Can America develop an energy system that will save consumers money, provide security and jobs, and leave a heritage of clean air, clean water, and pristine wilderness?

Can the United States restore international good will and credibility by reducing carbon dioxide emissions that threaten to destabilize the global climate?

This report demonstrates that the answer to those questions is "Yes." Energy efficiency and renewable energy technologies are ready to serve us. What we need now is vision, leadership, and determination to provide a clean, affordable energy future.

The Union of Concerned Scientists, with assistance from American Council for an Energy-Efficient Economy and Tellus Institute, investigated the costs and benefits of a Clean Energy Blueprint to promote diversity in production and energy conservation. We also examine a subset of Clean Energy Blueprint policies included in the Renewable Energy and Energy Efficiency Investment Act of 2001 (S. 1333). We compare our figures with the business-as-usual forecast of the US Energy Information Administration. That forecast underlies the administration's National Energy Policy call to develop 1,300 new power plants by 2020.
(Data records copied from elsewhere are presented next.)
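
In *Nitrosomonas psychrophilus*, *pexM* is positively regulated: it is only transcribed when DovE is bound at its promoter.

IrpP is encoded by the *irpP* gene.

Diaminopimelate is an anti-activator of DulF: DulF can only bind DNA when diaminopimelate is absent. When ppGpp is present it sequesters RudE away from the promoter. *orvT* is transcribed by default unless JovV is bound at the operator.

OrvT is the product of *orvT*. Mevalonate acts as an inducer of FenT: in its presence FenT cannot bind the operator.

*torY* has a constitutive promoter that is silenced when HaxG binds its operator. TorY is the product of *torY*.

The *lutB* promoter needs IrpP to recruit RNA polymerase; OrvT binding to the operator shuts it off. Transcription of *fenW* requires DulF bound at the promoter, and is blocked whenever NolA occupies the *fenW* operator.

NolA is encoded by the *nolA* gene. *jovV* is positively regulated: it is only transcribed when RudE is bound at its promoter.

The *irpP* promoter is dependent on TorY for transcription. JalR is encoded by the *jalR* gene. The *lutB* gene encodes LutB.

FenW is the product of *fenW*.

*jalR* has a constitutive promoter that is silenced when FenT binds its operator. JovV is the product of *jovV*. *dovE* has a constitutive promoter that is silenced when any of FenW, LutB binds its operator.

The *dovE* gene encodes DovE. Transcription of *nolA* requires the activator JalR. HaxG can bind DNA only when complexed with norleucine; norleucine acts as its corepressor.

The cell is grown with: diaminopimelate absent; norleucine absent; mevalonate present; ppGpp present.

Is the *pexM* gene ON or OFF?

Mevalonate is present, so FenT is inactive.
With no repressor bound, *jalR* is transcribed.
So JalR is produced and active.
No repressor is bound and JalR is active, so *nolA* is transcribed.
So NolA is produced and active.
Diaminopimelate is absent, so DulF is active.
With repressor NolA bound, *fenW* is not transcribed.
So FenW is not produced.
ppGpp is present, so RudE is inactive.
Required activator RudE is absent, so *jovV* is not transcribed.
So JovV is not produced.
With no repressor bound, *orvT* is transcribed.
So OrvT is produced and active.
Norleucine is absent, so HaxG is inactive.
With no repressor bound, *torY* is transcribed.
So TorY is produced and active.
No repressor is bound and TorY is active, so *irpP* is transcribed.
So IrpP is produced and active.
With repressor OrvT bound, *lutB* is not transcribed.
So LutB is not produced.
With no repressor bound, *dovE* is transcribed.
So DovE is produced and active.
No repressor is bound and DovE is active, so *pexM* is transcribed.

ON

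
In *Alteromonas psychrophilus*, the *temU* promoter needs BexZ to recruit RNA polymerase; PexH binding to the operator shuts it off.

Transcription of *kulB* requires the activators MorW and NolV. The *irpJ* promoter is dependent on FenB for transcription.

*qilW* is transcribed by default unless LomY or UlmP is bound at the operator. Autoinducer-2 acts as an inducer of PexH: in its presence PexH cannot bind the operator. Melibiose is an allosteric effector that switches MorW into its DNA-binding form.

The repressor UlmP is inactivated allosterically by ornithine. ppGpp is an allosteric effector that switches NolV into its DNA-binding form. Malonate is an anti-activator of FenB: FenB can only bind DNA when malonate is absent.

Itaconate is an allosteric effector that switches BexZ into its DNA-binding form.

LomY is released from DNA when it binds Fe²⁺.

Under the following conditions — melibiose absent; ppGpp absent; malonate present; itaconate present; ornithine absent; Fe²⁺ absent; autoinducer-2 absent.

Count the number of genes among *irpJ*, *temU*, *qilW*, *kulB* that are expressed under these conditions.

0

Malonate is present, so FenB is inactive.
Required activator FenB is absent, so *irpJ* is not transcribed.
→ *irpJ* is OFF.
Autoinducer-2 is absent, so PexH is active.
Itaconate is present, so BexZ is active.
With repressor PexH bound, *temU* is not transcribed.
→ *temU* is OFF.
Fe²⁺ is absent, so LomY is active.
Ornithine is absent, so UlmP is active.
With repressor LomY bound, *qilW* is not transcribed.
→ *qilW* is OFF.
Melibiose is absent, so MorW is inactive.
ppGpp is absent, so NolV is inactive.
Required activator MorW is absent, so *kulB* is not transcribed.
→ *kulB* is OFF.
0 of the 4 genes are transcribed.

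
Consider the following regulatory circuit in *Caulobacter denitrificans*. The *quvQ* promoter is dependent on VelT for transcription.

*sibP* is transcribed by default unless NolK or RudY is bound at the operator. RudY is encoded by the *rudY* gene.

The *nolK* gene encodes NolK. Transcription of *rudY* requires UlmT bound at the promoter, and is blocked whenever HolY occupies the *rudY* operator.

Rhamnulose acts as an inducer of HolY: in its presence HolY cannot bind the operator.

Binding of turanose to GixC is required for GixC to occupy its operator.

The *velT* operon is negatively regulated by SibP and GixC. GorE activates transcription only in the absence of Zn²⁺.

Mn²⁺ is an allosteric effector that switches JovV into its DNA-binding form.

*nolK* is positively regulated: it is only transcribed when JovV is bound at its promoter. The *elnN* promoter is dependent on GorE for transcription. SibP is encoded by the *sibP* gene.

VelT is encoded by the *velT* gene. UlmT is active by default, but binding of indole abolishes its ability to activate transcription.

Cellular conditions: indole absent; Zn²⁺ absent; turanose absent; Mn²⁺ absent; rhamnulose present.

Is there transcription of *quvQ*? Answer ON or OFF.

ON

Mn²⁺ is absent, so JovV is inactive.
Required activator JovV is absent, so *nolK* is not transcribed.
So NolK is not produced.
Indole is absent, so UlmT is active.
Rhamnulose is present, so HolY is inactive.
No repressor is bound and UlmT is active, so *rudY* is transcribed.
So RudY is produced and active.
With repressor RudY bound, *sibP* is not transcribed.
So SibP is not produced.
Turanose is absent, so GixC is inactive.
With no repressor bound, *velT* is transcribed.
So VelT is produced and active.
No repressor is bound and VelT is active, so *quvQ* is transcribed.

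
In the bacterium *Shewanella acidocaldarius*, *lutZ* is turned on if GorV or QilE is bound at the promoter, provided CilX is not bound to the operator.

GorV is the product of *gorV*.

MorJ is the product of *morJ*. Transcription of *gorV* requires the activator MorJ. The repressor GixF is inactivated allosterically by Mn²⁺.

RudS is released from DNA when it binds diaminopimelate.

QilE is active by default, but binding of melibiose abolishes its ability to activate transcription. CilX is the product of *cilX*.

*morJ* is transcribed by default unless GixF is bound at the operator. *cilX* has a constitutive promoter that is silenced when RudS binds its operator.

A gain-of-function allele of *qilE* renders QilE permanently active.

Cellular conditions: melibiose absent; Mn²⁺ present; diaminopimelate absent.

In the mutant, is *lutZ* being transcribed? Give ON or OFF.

ON

Diaminopimelate is absent, so RudS is active.
With repressor RudS bound, *cilX* is not transcribed.
So CilX is not produced.
Mn²⁺ is present, so GixF is inactive.
With no repressor bound, *morJ* is transcribed.
So MorJ is produced and active.
No repressor is bound and MorJ is active, so *gorV* is transcribed.
So GorV is produced and active.
QilE is constitutively active in this strain.
Activator GorV is present, so *lutZ* is transcribed.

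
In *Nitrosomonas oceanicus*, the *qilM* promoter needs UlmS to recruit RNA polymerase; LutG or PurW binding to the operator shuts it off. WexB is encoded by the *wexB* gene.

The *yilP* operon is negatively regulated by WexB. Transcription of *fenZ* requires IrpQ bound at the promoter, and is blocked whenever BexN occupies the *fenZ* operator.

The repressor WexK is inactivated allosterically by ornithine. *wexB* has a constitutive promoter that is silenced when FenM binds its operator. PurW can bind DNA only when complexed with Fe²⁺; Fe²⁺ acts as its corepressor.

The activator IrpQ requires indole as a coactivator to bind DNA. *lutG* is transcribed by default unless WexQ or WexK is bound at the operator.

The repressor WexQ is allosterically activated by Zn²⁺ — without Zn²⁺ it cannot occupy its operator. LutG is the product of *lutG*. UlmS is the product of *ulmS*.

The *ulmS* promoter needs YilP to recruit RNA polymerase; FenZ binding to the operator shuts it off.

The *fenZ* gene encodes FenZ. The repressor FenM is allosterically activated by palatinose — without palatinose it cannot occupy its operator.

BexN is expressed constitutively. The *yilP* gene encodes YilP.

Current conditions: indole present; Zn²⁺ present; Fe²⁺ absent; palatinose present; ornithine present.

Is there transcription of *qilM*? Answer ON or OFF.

Zn²⁺ is present, so WexQ is active.
Ornithine is present, so WexK is inactive.
With repressor WexQ bound, *lutG* is not transcribed.
So LutG is not produced.
Palatinose is present, so FenM is active.
With repressor FenM bound, *wexB* is not transcribed.
So WexB is not produced.
With no repressor bound, *yilP* is transcribed.
So YilP is produced and active.
BexN is produced constitutively and is active.
Indole is present, so IrpQ is active.
With repressor BexN bound, *fenZ* is not transcribed.
So FenZ is not produced.
No repressor is bound and YilP is active, so *ulmS* is transcribed.
So UlmS is produced and active.
Fe²⁺ is absent, so PurW is inactive.
No repressor is bound and UlmS is active, so *qilM* is transcribed.

ON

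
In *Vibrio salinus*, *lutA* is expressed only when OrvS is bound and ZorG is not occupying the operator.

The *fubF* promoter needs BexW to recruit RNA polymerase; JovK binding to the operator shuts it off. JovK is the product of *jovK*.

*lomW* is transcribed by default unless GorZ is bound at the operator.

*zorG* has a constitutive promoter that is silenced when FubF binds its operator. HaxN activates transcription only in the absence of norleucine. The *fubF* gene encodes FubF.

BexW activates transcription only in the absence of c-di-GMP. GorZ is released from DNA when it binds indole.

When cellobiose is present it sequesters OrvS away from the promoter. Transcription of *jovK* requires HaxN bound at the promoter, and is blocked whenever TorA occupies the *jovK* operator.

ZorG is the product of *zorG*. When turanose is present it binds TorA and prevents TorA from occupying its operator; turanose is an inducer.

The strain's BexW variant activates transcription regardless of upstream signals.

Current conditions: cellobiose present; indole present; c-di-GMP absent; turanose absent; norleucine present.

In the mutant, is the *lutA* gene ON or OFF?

OFF

Cellobiose is present, so OrvS is inactive.
BexW is constitutively active in this strain.
Turanose is absent, so TorA is active.
Norleucine is present, so HaxN is inactive.
With repressor TorA bound, *jovK* is not transcribed.
So JovK is not produced.
No repressor is bound and BexW is active, so *fubF* is transcribed.
So FubF is produced and active.
With repressor FubF bound, *zorG* is not transcribed.
So ZorG is not produced.
Required activator OrvS is absent, so *lutA* is not transcribed.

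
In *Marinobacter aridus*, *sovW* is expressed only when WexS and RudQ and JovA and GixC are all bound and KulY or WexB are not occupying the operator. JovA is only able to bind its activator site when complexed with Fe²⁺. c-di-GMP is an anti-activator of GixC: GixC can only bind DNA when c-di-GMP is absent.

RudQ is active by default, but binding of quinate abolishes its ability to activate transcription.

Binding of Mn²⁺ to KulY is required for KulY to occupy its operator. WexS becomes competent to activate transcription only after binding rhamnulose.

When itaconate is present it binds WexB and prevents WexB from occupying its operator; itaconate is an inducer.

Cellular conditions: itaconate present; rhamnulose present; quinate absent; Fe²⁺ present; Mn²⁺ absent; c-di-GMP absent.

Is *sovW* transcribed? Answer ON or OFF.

Rhamnulose is present, so WexS is active.
Mn²⁺ is absent, so KulY is inactive.
Quinate is absent, so RudQ is active.
Fe²⁺ is present, so JovA is active.
Itaconate is present, so WexB is inactive.
c-di-GMP is absent, so GixC is active.
No repressor is bound and WexS and RudQ and JovA and GixC are active, so *sovW* is transcribed.

ON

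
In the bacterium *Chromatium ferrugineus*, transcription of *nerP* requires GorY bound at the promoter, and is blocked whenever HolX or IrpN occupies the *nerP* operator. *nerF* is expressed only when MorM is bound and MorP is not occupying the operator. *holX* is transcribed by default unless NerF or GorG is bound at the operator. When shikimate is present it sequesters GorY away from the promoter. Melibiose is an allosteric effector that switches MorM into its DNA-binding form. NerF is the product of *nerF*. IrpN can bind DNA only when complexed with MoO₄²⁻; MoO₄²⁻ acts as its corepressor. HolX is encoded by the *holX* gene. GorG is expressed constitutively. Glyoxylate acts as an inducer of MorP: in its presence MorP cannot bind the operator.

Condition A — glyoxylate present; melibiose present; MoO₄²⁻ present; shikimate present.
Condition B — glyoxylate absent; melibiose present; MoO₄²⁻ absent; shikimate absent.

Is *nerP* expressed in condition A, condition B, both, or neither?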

We find that the United States can:

  • meet at least 20 percent of its electricity needs by renewable energy sources-wind, biomass, geothermal, and solar-by 2020.
  • save consumers a total of $440 billion by 2020, with annual savings reaching $105 billion per year or $350 per typical family.
  • reduce our use of natural gas by 31 percent and coal by nearly 60 percent compared to business-as-usual by 2020, and save more oil in 18 years than can be economically recovered from the Arctic National Wildlife Refuge in 60 years.
  • avoid the need for 975 new power plants ( 300 megawatts each), retire 180 old coal plants (500 MW each), retire 14 existing nuclear plants (1000 MW each), and reduce the need for hundreds of thousands of miles of new gas pipelines and electricity transmission lines.
  • reduce carbon dioxide emissions by two-thirds from business-as-usual by 2020, while also reducing harmful air emissions of sulfur dioxide and nitrogen oxides by 55 percent.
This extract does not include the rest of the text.